News channels, the internet and even newspapers are always bombarding us with common stock prices, telling the world if a determined share went up or down. But, what is common stock? Is the only kind of stock that exists in the market? Or are there other ones? And which one is the best for investing? Let's find out more the true common stock definition and how they can improve your future.

What Is Common Stock?


Common stock is the most basic kind of stock that a company can emit. Owning common stock from a company means that the stockowner owns a piece of the company. This ownership can be executed through his voting rights: one share, one vote. Proprietors of common stock can choose the members of the board and even decide determined policies.

Besides the voting rights, there are occasions in which common stock owners have pre-emptive rights. These rights permit common stock owners the possibility of owning the same percentage of the company in case the organizations emits new stock. So, any common stock owner can buy, if he chooses to do so, an additional percentage of stock in order to maintain his level of ownership of the corporation.

Finally, common stock owners can receive dividends for their shares. If the board of directors approves common stock dividends, a determined amount of money is distributed among the thousands of people who have bought common stock. For example, let's say that the board of directors decided to pay $0.01 per share and that a determined individual owns 10,000 shares. That means that he will receive dividends for $100.


What Is The Difference Between Common Stock And Preferred Stock?


Besides common stock, there is another type of shares that is called preferred stock. The difference between common and preferred stock is that preferred stock has additional benefits. Maybe the most important one is that the dividends obtained by a company are distributed, first, among owners of preferred stock.

But, there is an additional plus. In case the company goes through a process of insolvency or bankruptcy, the first stockowners who are going to receive a payment for their shares are the ones who own preferred stock. Meanwhile, common stock owners have to wait until the end and hope that there is some money left for them (which, in the majority of cases, doesn't happen). In this case, common stock prices won't be enough to save the capital that has been invested by the shareholder.

The second big difference is that the dividends paid by preferred stock are much bigger than the ones paid by common stock.

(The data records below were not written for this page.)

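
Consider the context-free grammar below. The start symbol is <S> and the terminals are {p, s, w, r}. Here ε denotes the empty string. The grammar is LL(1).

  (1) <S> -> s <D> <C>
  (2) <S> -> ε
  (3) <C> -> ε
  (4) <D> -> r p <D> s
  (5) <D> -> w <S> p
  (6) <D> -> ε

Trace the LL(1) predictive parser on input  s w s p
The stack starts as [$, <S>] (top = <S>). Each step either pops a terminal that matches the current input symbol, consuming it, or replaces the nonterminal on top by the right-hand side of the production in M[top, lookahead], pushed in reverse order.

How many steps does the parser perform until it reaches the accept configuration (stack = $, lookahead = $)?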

Preferred stock owners receive pre-defined payments, while common stock owners depend on the decision of the board of directors. As a consequence, preferred stock owners can use their shares as a fixed-income security.

There are many kinds of preferred stock. For example, there is the Convertible Preferred Stock. In this kind of stock, the stock owner has the option of converting his preferred stock into common stock at a determined price. Another type of preferred stock is the Perpetual Preferred Stock, where the owner of the stock hasn't a set date for receiving their invested capital. The dividends on this type of preferred stock simply accumulate over each other until the board of directors makes a decision.